I'll place it in the water, and remove myself once more
A play on intention, failure, and states of transition, this project explores the intersection of two power relations, two tensions through the focus on two forms: a carpet, removed from Elam and put in the ocean at North Piha Beach, and an interpretation of a full-scale roofline of a worker's hut from the same location, an image critical to New Zealand's Architectural history - 'The Whare in the Bush'.
Built out of deconstructed studio walls, the works engage with a discourse of challenging, destabilising and correcting histories by bringing into view a colonial tension of power relations. Site-practice, in this instance, talks to the narratives of absence and isolation attributed to the Pakeha nationalist ideal of the 'man alone'. Dually, it takes a pointed approach of challenging these similar power relations used in another structural form: minimalist sculpture.
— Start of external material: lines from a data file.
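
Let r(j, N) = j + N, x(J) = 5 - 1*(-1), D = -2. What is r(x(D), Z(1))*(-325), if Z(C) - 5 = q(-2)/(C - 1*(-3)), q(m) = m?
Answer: -6825/2 ≈ -3412.5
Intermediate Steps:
Z(C) = 5 - 2/(3 + C) (Z(C) = 5 - 2/(C - 1*(-3)) = 5 - 2/(C + 3) = 5 - 2/(3 + C))
x(J) = 6 (x(J) = 5 + 1 = 6)
r(j, N) = N + j
r(x(D), Z(1))*(-325) = ((13 + 5*1)/(3 + 1) + 6)*(-325) = ((13 + 5)/4 + 6)*(-325) = ((¼)*18 + 6)*(-325) = (9/2 + 6)*(-325) = (21/2)*(-325) = -6825/2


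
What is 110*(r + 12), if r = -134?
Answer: -13420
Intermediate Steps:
110*(r + 12) = 110*(-134 + 12) = 110*(-122) = -13420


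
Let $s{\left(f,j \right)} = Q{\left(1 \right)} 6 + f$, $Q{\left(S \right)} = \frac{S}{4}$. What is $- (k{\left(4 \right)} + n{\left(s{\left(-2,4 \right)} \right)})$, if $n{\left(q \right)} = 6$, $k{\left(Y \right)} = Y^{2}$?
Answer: $-22$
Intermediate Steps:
$Q{\left(S \right)} = \frac{S}{4}$ ($Q{\left(S \right)} = S \frac{1}{4} = \frac{S}{4}$)
$s{\left(f,j \right)} = \frac{3}{2} + f$ ($s{\left(f,j \right)} = \frac{1}{4} \cdot 1 \cdot 6 + f = \frac{1}{4} \cdot 6 + f = \frac{3}{2} + f$)
$- (k{\left(4 \right)} + n{\left(s{\left(-2,4 \right)} \right)}) = - (4^{2} + 6) = - (16 + 6) = \left(-1\right) 22 = -22$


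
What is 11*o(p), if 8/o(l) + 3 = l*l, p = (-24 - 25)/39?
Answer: -66924/1081 ≈ -61.909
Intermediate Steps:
p = -49/39 (p = -49*1/39 = -49/39 ≈ -1.2564)
o(l) = 8/(-3 + l²) (o(l) = 8/(-3 + l*l) = 8/(-3 + l²))
11*o(p) = 11*(8/(-3 + (-49/39)²)) = 11*(8/(-3 + 2401/1521)) = 11*(8/(-2162/1521)) = 11*(8*(-1521/2162)) = 11*(-6084/1081) = -66924/1081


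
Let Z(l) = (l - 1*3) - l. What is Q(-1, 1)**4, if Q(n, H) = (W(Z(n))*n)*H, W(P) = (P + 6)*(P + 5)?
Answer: 1296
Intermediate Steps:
Z(l) = -3 (Z(l) = (l - 3) - l = (-3 + l) - l = -3)
W(P) = (5 + P)*(6 + P) (W(P) = (6 + P)*(5 + P) = (5 + P)*(6 + P))
Q(n, H) = 6*H*n (Q(n, H) = ((30 + (-3)**2 + 11*(-3))*n)*H = ((30 + 9 - 33)*n)*H = (6*n)*H = 6*H*n)
Q(-1, 1)**4 = (6*1*(-1))**4 = (-6)**4 = 1296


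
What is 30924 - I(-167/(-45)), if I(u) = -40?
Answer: 30964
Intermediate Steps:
30924 - I(-167/(-45)) = 30924 - 1*(-40) = 30924 + 40 = 30964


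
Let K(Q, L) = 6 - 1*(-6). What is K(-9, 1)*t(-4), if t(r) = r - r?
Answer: 0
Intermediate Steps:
t(r) = 0
K(Q, L) = 12 (K(Q, L) = 6 + 6 = 12)
K(-9, 1)*t(-4) = 12*0 = 0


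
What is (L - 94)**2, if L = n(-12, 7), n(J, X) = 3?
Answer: 8281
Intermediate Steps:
L = 3
(L - 94)**2 = (3 - 94)**2 = (-91)**2 = 8281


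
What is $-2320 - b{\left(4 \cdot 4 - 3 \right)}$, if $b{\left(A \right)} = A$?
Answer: $-2333$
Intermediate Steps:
$-2320 - b{\left(4 \cdot 4 - 3 \right)} = -2320 - \left(4 \cdot 4 - 3\right) = -2320 - \left(16 - 3\right) = -2320 - 13 = -2333$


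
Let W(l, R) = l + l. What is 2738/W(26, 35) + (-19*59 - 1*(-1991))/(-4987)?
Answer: 6804583/129662 ≈ 52.479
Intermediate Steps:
W(l, R) = 2*l
2738/W(26, 35) + (-19*59 - 1*(-1991))/(-4987) = 2738/((2*26)) + (-19*59 - 1*(-1991))/(-4987) = 2738/52 + (-1121 + 1991)*(-1/4987) = 2738*(1/52) + 870*(-1/4987) = 1369/26 - 870/4987 = 6804583/129662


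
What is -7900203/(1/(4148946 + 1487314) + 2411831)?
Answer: -14842532720260/4531235530687 ≈ -3.2756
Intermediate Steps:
-7900203/(1/(4148946 + 1487314) + 2411831) = -7900203/(1/5636260 + 2411831) = -7900203/13593706592061/5636260 = -7900203*5636260/13593706592061 = -14842532720260/4531235530687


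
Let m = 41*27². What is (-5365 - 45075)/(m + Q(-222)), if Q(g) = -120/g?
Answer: -1866280/1105913 ≈ -1.6875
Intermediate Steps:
m = 29889 (m = 41*729 = 29889)
(-5365 - 45075)/(m + Q(-222)) = (-5365 - 45075)/(29889 - 120/(-222)) = -50440/(29889 - 120*(-1/222)) = -50440/(29889 + 20/37) = -50440/1105913/37 = -50440*37/1105913 = -1866280/1105913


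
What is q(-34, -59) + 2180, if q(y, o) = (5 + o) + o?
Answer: 2067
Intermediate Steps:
q(y, o) = 5 + 2*o
q(-34, -59) + 2180 = (5 + 2*(-59)) + 2180 = (5 - 118) + 2180 = -113 + 2180 = 2067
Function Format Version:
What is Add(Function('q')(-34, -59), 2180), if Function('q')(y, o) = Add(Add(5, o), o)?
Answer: 2067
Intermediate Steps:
Function('q')(y, o) = Add(5, Mul(2, o))
Add(Function('q')(-34, -59), 2180) = Add(Add(5, Mul(2, -59)), 2180) = Add(Add(5, -118), 2180) = Add(-113, 2180) = 2067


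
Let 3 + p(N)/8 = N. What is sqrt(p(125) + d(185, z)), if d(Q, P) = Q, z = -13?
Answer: 3*sqrt(129) ≈ 34.073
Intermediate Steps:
p(N) = -24 + 8*N
sqrt(p(125) + d(185, z)) = sqrt((-24 + 8*125) + 185) = sqrt((-24 + 1000) + 185) = sqrt(976 + 185) = sqrt(1161) = 3*sqrt(129)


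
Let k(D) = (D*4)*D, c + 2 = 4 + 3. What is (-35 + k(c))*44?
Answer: 2860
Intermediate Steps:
c = 5 (c = -2 + (4 + 3) = -2 + 7 = 5)
k(D) = 4*D² (k(D) = (4*D)*D = 4*D²)
(-35 + k(c))*44 = (-35 + 4*5²)*44 = (-35 + 4*25)*44 = (-35 + 100)*44 = 65*44 = 2860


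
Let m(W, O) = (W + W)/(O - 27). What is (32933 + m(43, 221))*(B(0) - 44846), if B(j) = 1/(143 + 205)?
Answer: -4154612820284/2813 ≈ -1.4769e+9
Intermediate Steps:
m(W, O) = 2*W/(-27 + O) (m(W, O) = (2*W)/(-27 + O) = 2*W/(-27 + O))
B(j) = 1/348
(32933 + m(43, 221))*(B(0) - 44846) = (32933 + 2*43/(-27 + 221))*(1/348 - 44846) = (32933 + 2*43/194)*(-15606407/348) = (32933 + 2*43*(1/194))*(-15606407/348) = (32933 + 43/97)*(-15606407/348) = (3194544/97)*(-15606407/348) = -4154612820284/2813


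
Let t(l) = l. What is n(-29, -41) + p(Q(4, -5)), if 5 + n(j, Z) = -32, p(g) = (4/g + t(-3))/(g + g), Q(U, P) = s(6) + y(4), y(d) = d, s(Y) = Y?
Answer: -3713/100 ≈ -37.130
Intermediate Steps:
Q(U, P) = 10 (Q(U, P) = 6 + 4 = 10)
p(g) = (-3 + 4/g)/(2*g) (p(g) = (4/g - 3)/(g + g) = (-3 + 4/g)/((2*g)) = (-3 + 4/g)*(1/(2*g)) = (-3 + 4/g)/(2*g))
n(j, Z) = -37 (n(j, Z) = -5 - 32 = -37)
n(-29, -41) + p(Q(4, -5)) = -37 + (½)*(4 - 3*10)/10² = -37 + (½)*(1/100)*(4 - 30) = -37 + (½)*(1/100)*(-26) = -37 - 13/100 = -3713/100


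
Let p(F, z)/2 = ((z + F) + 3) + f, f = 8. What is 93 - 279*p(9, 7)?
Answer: -14973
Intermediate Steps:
p(F, z) = 22 + 2*F + 2*z (p(F, z) = 2*(((z + F) + 3) + 8) = 2*(((F + z) + 3) + 8) = 2*((3 + F + z) + 8) = 2*(11 + F + z) = 22 + 2*F + 2*z)
93 - 279*p(9, 7) = 93 - 279*(22 + 2*9 + 2*7) = 93 - 279*(22 + 18 + 14) = 93 - 279*54 = 93 - 15066 = -14973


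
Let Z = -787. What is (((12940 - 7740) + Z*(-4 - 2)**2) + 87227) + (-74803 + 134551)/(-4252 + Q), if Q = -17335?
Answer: 1383559017/21587 ≈ 64092.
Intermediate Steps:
(((12940 - 7740) + Z*(-4 - 2)**2) + 87227) + (-74803 + 134551)/(-4252 + Q) = (((12940 - 7740) - 787*(-4 - 2)**2) + 87227) + (-74803 + 134551)/(-4252 - 17335) = ((5200 - 787*(-6)**2) + 87227) + 59748/(-21587) = ((5200 - 787*36) + 87227) + 59748*(-1/21587) = ((5200 - 28332) + 87227) - 59748/21587 = (-23132 + 87227) - 59748/21587 = 64095 - 59748/21587 = 1383559017/21587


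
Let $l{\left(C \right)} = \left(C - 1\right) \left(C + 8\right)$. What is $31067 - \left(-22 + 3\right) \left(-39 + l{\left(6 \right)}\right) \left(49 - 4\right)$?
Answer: $57572$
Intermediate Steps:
$l{\left(C \right)} = \left(-1 + C\right) \left(8 + C\right)$
$31067 - \left(-22 + 3\right) \left(-39 + l{\left(6 \right)}\right) \left(49 - 4\right) = 31067 - \left(-22 + 3\right) \left(-39 + \left(-8 + 6^{2} + 7 \cdot 6\right)\right) \left(49 - 4\right) = 31067 - - 19 \left(-39 + \left(-8 + 36 + 42\right)\right) 45 = 31067 - - 19 \left(-39 + 70\right) 45 = 31067 - \left(-19\right) 31 \cdot 45 = 31067 - \left(-589\right) 45 = 31067 - -26505 = 31067 + 26505 = 57572$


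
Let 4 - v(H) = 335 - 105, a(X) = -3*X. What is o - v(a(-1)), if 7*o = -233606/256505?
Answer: 405557304/1795535 ≈ 225.87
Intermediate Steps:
v(H) = -226 (v(H) = 4 - (335 - 105) = 4 - 1*230 = 4 - 230 = -226)
o = -233606/1795535 (o = (-233606/256505)/7 = (-233606*1/256505)/7 = (1/7)*(-233606/256505) = -233606/1795535 ≈ -0.13010)
o - v(a(-1)) = -233606/1795535 - 1*(-226) = -233606/1795535 + 226 = 405557304/1795535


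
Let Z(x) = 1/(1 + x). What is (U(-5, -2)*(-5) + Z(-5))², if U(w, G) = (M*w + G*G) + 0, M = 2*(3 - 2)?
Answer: 14161/16 ≈ 885.06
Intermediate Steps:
M = 2 (M = 2*1 = 2)
U(w, G) = G² + 2*w (U(w, G) = (2*w + G*G) + 0 = (2*w + G²) + 0 = (G² + 2*w) + 0 = G² + 2*w)
(U(-5, -2)*(-5) + Z(-5))² = (((-2)² + 2*(-5))*(-5) + 1/(1 - 5))² = ((4 - 10)*(-5) + 1/(-4))² = (-6*(-5) - ¼)² = (30 - ¼)² = (119/4)² = 14161/16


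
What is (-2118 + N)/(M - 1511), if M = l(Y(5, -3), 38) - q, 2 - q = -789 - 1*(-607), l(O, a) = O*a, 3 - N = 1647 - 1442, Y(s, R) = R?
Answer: 2320/1809 ≈ 1.2825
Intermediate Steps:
N = -202 (N = 3 - (1647 - 1442) = 3 - 1*205 = 3 - 205 = -202)
q = 184 (q = 2 - (-789 - 1*(-607)) = 2 - (-789 + 607) = 2 - 1*(-182) = 2 + 182 = 184)
M = -298 (M = -3*38 - 1*184 = -114 - 184 = -298)
(-2118 + N)/(M - 1511) = (-2118 - 202)/(-298 - 1511) = -2320/(-1809) = -2320*(-1/1809) = 2320/1809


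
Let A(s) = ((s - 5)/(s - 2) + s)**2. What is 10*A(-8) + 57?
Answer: 5059/10 ≈ 505.90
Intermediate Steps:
A(s) = (s + (-5 + s)/(-2 + s))**2 (A(s) = ((-5 + s)/(-2 + s) + s)**2 = (s + (-5 + s)/(-2 + s))**2)
10*A(-8) + 57 = 10*((5 - 8 - 1*(-8)**2)**2/(-2 - 8)**2) + 57 = 10*((5 - 8 - 1*64)**2/(-10)**2) + 57 = 10*((5 - 8 - 64)**2/100) + 57 = 10*((1/100)*(-67)**2) + 57 = 10*((1/100)*4489) + 57 = 10*(4489/100) + 57 = 4489/10 + 57 = 5059/10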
The works' exploration of temporality and instability attempts to engage feminist approaches to subversion and rejection in order to turn these dialogues on their head. With a preference for intentional failure - breaking down photography as documentation and formal sculptural reproduction allows open-ended poetics and subjectivity to take its place.
This project sits within a tension; a colonial tension, a structural tension - and in recognising the discomfort of this position, it seeks to lean into it in a process of self-reflection. Through this method, the project aims to sit within and bring tensions to the foreground through open-ended failures, to spatialise these processes and explore self-reflexivity as subversive action.